それを発表したスバル広報は発売時期には触れなかったが、新車が出るのは2021年の後半だろうと業界は見ている。海外で「GT86」として販売されたこのクーぺは、格好いいライトウェイト・スポーツのシルエットと、FRレイアウト(フロントエンジン、後輪駆動)、それに手頃な価格で人気を得ている。
しかし、2012年に86が登場した当時から「200psでは足りない。もっとパワーが欲しい」という声が非常に大きかった。現行型の86やBRZが使用しているボクサー・エンジンと6速M/TやA/Tはスバル製で、多少トヨタのチューニングが加えられている。
実は先週、その不満の声に答えるかのように、英国の有力誌「オートカー」が、次期86には2.4リッターのターボエンジンがつくと報道し、欧米メディアやスポーツカーのファンを騒がせた。
この驚きのニュースは本当なのか、僕は調べてみることにした。

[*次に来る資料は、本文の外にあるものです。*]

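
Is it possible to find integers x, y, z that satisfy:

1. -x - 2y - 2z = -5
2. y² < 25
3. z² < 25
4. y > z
Yes

Take x = 3, y = 1, z = 0. Substituting into each constraint:
  (1) (-3) - 2(1) - 2(0) = -5 ✓
  (2) y² = (1)² = 1, and 1 < 25 ✓
  (3) z² = (0)² = 0, and 0 < 25 ✓
  (4) 1 > 0 ✓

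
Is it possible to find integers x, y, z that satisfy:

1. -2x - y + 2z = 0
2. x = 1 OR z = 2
Yes

Take x = 1, y = 4, z = 3. Substituting into each constraint:
  (1) -2(1) + (-4) + 2(3) = 0 ✓
  (2) x = 1, target 1 ✓ (first branch holds)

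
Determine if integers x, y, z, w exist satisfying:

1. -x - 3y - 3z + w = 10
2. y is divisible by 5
Yes

Take x = -10, y = 0, z = 0, w = 0. Substituting into each constraint:
  (1) 10 - 3(0) - 3(0) + 0 = 10 ✓
  (2) 0 = 5 × 0, remainder 0 ✓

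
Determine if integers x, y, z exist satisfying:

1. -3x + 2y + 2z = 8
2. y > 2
Yes

Take x = 0, y = 3, z = 1. Substituting into each constraint:
  (1) -3(0) + 2(3) + 2(1) = 8 ✓
  (2) 3 > 2 ✓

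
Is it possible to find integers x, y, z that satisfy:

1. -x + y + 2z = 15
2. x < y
Yes

Take x = -1, y = 0, z = 7. Substituting into each constraint:
  (1) 1 + 0 + 2(7) = 15 ✓
  (2) -1 < 0 ✓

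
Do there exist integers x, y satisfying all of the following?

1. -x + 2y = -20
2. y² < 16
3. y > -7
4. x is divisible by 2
Yes

Take x = 20, y = 0. Substituting into each constraint:
  (1) (-20) + 2(0) = -20 ✓
  (2) y² = (0)² = 0, and 0 < 16 ✓
  (3) 0 > -7 ✓
  (4) 20 = 2 × 10, remainder 0 ✓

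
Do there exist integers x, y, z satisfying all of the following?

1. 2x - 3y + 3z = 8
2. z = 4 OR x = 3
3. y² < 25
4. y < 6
Yes

Take x = -2, y = 0, z = 4. Substituting into each constraint:
  (1) 2(-2) - 3(0) + 3(4) = 8 ✓
  (2) z = 4, target 4 ✓ (first branch holds)
  (3) y² = (0)² = 0, and 0 < 25 ✓
  (4) 0 < 6 ✓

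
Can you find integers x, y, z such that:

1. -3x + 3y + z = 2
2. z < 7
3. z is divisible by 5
Yes

Take x = -1, y = -2, z = 5. Substituting into each constraint:
  (1) -3(-1) + 3(-2) + 5 = 2 ✓
  (2) 5 < 7 ✓
  (3) 5 = 5 × 1, remainder 0 ✓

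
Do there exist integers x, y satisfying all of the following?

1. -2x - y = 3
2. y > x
Yes

Take x = -2, y = 1. Substituting into each constraint:
  (1) -2(-2) + (-1) = 3 ✓
  (2) 1 > -2 ✓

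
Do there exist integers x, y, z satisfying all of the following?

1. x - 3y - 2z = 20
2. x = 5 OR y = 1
Yes

Take x = 1, y = 1, z = -11. Substituting into each constraint:
  (1) 1 - 3(1) - 2(-11) = 20 ✓
  (2) y = 1, target 1 ✓ (second branch holds)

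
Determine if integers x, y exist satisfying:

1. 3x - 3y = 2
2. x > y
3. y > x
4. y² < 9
No

Even the single constraint (3x - 3y = 2) is infeasible over the integers.

  - 3x - 3y = 2: every term on the left is divisible by 3, so the LHS ≡ 0 (mod 3), but the RHS 2 is not — no integer solution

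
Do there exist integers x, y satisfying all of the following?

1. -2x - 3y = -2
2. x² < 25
Yes

Take x = 1, y = 0. Substituting into each constraint:
  (1) -2(1) - 3(0) = -2 ✓
  (2) x² = (1)² = 1, and 1 < 25 ✓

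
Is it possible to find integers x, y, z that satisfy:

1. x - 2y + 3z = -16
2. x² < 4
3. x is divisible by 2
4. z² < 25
Yes

Take x = 0, y = 8, z = 0. Substituting into each constraint:
  (1) 0 - 2(8) + 3(0) = -16 ✓
  (2) x² = (0)² = 0, and 0 < 4 ✓
  (3) 0 = 2 × 0, remainder 0 ✓
  (4) z² = (0)² = 0, and 0 < 25 ✓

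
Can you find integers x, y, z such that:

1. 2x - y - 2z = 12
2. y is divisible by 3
Yes

Take x = 0, y = 0, z = -6. Substituting into each constraint:
  (1) 2(0) + 0 - 2(-6) = 12 ✓
  (2) 0 = 3 × 0, remainder 0 ✓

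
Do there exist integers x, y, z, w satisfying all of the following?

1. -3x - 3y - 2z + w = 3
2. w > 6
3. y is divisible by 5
Yes

Take x = 0, y = 0, z = 2, w = 7. Substituting into each constraint:
  (1) -3(0) - 3(0) - 2(2) + 7 = 3 ✓
  (2) 7 > 6 ✓
  (3) 0 = 5 × 0, remainder 0 ✓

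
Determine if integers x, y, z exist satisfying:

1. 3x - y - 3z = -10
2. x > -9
Yes

Take x = 0, y = 10, z = 0. Substituting into each constraint:
  (1) 3(0) + (-10) - 3(0) = -10 ✓
  (2) 0 > -9 ✓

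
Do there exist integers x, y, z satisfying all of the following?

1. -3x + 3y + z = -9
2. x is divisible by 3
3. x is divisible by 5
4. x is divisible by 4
Yes

Take x = 0, y = -3, z = 0. Substituting into each constraint:
  (1) -3(0) + 3(-3) + 0 = -9 ✓
  (2) 0 = 3 × 0, remainder 0 ✓
  (3) 0 = 5 × 0, remainder 0 ✓
  (4) 0 = 4 × 0, remainder 0 ✓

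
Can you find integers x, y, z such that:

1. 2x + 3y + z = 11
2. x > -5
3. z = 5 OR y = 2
Yes

Take x = 3, y = 0, z = 5. Substituting into each constraint:
  (1) 2(3) + 3(0) + 5 = 11 ✓
  (2) 3 > -5 ✓
  (3) z = 5, target 5 ✓ (first branch holds)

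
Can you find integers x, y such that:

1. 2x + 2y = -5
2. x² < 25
No

Even the single constraint (2x + 2y = -5) is infeasible over the integers.

  - 2x + 2y = -5: every term on the left is divisible by 2, so the LHS ≡ 0 (mod 2), but the RHS -5 is not — no integer solution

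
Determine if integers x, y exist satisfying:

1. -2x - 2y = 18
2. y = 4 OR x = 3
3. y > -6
Yes

Take x = -13, y = 4. Substituting into each constraint:
  (1) -2(-13) - 2(4) = 18 ✓
  (2) y = 4, target 4 ✓ (first branch holds)
  (3) 4 > -6 ✓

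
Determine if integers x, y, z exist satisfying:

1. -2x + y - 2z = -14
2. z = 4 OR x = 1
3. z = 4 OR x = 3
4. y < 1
Yes

Take x = 0, y = -6, z = 4. Substituting into each constraint:
  (1) -2(0) + (-6) - 2(4) = -14 ✓
  (2) z = 4, target 4 ✓ (first branch holds)
  (3) z = 4, target 4 ✓ (first branch holds)
  (4) -6 < 1 ✓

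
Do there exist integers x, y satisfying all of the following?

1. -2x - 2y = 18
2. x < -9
Yes

Take x = -10, y = 1. Substituting into each constraint:
  (1) -2(-10) - 2(1) = 18 ✓
  (2) -10 < -9 ✓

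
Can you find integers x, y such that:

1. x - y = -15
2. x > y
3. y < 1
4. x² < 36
No

A contradictory subset is {x - y = -15, x > y}. No integer assignment can satisfy these jointly:

  - x - y = -15: is a linear equation tying the variables together
  - x > y: bounds one variable relative to another variable

From the equation, x − y = -15, i.e. x − y = -15; but x > y requires x − y ≥ 1. Contradiction.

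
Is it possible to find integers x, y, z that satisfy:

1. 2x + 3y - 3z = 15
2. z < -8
Yes

Take x = -6, y = 0, z = -9. Substituting into each constraint:
  (1) 2(-6) + 3(0) - 3(-9) = 15 ✓
  (2) -9 < -8 ✓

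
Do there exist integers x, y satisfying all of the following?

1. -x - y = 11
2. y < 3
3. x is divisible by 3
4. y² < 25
Yes

Take x = -9, y = -2. Substituting into each constraint:
  (1) 9 + 2 = 11 ✓
  (2) -2 < 3 ✓
  (3) -9 = 3 × -3, remainder 0 ✓
  (4) y² = (-2)² = 4, and 4 < 25 ✓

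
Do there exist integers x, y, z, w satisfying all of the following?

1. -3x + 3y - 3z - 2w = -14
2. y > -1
Yes

Take x = 4, y = 0, z = 0, w = 1. Substituting into each constraint:
  (1) -3(4) + 3(0) - 3(0) - 2(1) = -14 ✓
  (2) 0 > -1 ✓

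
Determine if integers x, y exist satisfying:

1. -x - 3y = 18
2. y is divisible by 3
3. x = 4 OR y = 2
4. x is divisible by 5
No

A contradictory subset is {-x - 3y = 18, x = 4 OR y = 2, x is divisible by 5}. No integer assignment can satisfy these jointly:

  - -x - 3y = 18: is a linear equation tying the variables together
  - x = 4 OR y = 2: forces a choice: either x = 4 or y = 2
  - x is divisible by 5: restricts x to multiples of 5

Split on the disjunction (x = 4 OR y = 2):
  • If x = 4: this contradicts the divisibility constraint — 4 is not a multiple of 5.
  • If y = 2: with y = 2, writing x = 5x', every remaining term of the linear equation is divisible by 5, so the left side is ≡ 0 (mod 5); but the right side 24 ≡ 4 (mod 5). No integers can satisfy it.
Both branches are infeasible, so the system has no integer solution.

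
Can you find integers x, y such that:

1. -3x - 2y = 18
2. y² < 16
Yes

Take x = -6, y = 0. Substituting into each constraint:
  (1) -3(-6) - 2(0) = 18 ✓
  (2) y² = (0)² = 0, and 0 < 16 ✓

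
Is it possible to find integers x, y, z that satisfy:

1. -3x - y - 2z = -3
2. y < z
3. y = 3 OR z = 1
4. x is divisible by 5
Yes

Take x = 5, y = -14, z = 1. Substituting into each constraint:
  (1) -3(5) + 14 - 2(1) = -3 ✓
  (2) -14 < 1 ✓
  (3) z = 1, target 1 ✓ (second branch holds)
  (4) 5 = 5 × 1, remainder 0 ✓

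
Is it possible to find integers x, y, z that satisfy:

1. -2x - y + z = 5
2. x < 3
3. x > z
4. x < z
No

A contradictory subset is {x > z, x < z}. No integer assignment can satisfy these jointly:

  - x > z: bounds one variable relative to another variable
  - x < z: bounds one variable relative to another variable

Direct contradiction: x > z and z > x cannot both hold.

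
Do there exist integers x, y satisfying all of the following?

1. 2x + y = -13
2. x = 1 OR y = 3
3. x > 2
No

The full constraint system is jointly infeasible over the integers. Each constraint and what it forces:

  - 2x + y = -13: is a linear equation tying the variables together
  - x = 1 OR y = 3: forces a choice: either x = 1 or y = 3
  - x > 2: bounds one variable relative to a constant

Split on the disjunction (x = 1 OR y = 3):
  • If x = 1: this contradicts the bound x ≥ 3.
  • If y = 3: the equation forces x = -8, which contradicts the bound x ≥ 3.
Both branches are infeasible, so the system has no integer solution.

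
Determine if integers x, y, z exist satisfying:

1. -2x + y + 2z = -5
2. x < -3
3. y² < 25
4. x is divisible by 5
Yes

Take x = -5, y = 3, z = -9. Substituting into each constraint:
  (1) -2(-5) + 3 + 2(-9) = -5 ✓
  (2) -5 < -3 ✓
  (3) y² = (3)² = 9, and 9 < 25 ✓
  (4) -5 = 5 × -1, remainder 0 ✓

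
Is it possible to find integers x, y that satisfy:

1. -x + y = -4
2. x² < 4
Yes

Take x = 0, y = -4. Substituting into each constraint:
  (1) 0 + (-4) = -4 ✓
  (2) x² = (0)² = 0, and 0 < 4 ✓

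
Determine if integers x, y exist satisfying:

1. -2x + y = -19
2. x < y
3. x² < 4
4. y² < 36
No

A contradictory subset is {-2x + y = -19, x < y, x² < 4}. No integer assignment can satisfy these jointly:

  - -2x + y = -19: is a linear equation tying the variables together
  - x < y: bounds one variable relative to another variable
  - x² < 4: restricts x to |x| ≤ 1

Propagating the comparison: y > x and x ≥ -1 give y ≥ 0. Range argument: with x ∈ [-1, 1], y ∈ [0, ∞], the left side of the equation is at least -2, but the right side is -19 < -2. No integer solution exists.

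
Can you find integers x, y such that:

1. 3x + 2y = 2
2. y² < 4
Yes

Take x = 0, y = 1. Substituting into each constraint:
  (1) 3(0) + 2(1) = 2 ✓
  (2) y² = (1)² = 1, and 1 < 4 ✓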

なぜなら、日本で聞いている限り、ターボはつかないというからだ。
海外で噂されている力強い2.4Lのボクサー・ターボエンジンはすでに、アメリカ向け大型SUVのスバル・アセントとアウトバックに搭載されているユニットだ。実際、そのエンジンは市場に出回っているので、オートカーの関係者が「次期86にも搭載される」と騒いでもおかしくない。同エンジンは、260psと376Nmを発生する4気筒ボクサーエンジンで、200psと205Nmを発揮する現行型の86より大きく上回る。
しかし、日本では違う答えが返ってくる。自動車業界では、国内と海外の情報に食い違いが生じることはしょっちゅうあるとわかりながらも、ボクサーエンジンを作るスバル通に聞いてみた。するとやはり、「2.4Lターボを次期86やBRZに積むか積まないか、まだ決定していません」という。
さらに、ある日本車の情報通に聞いてみたが、「いや、オートカー誌の記事の内容は全くのガセですよ。確かに2.4Lターボは存在しますが、そのエンジンが次期86やBRZに搭載される証拠はどこにもありません」と話す。別の媒体の同僚も、「2.4Lターボではなく、着くのは2.4Lのノンターボでしょう」という。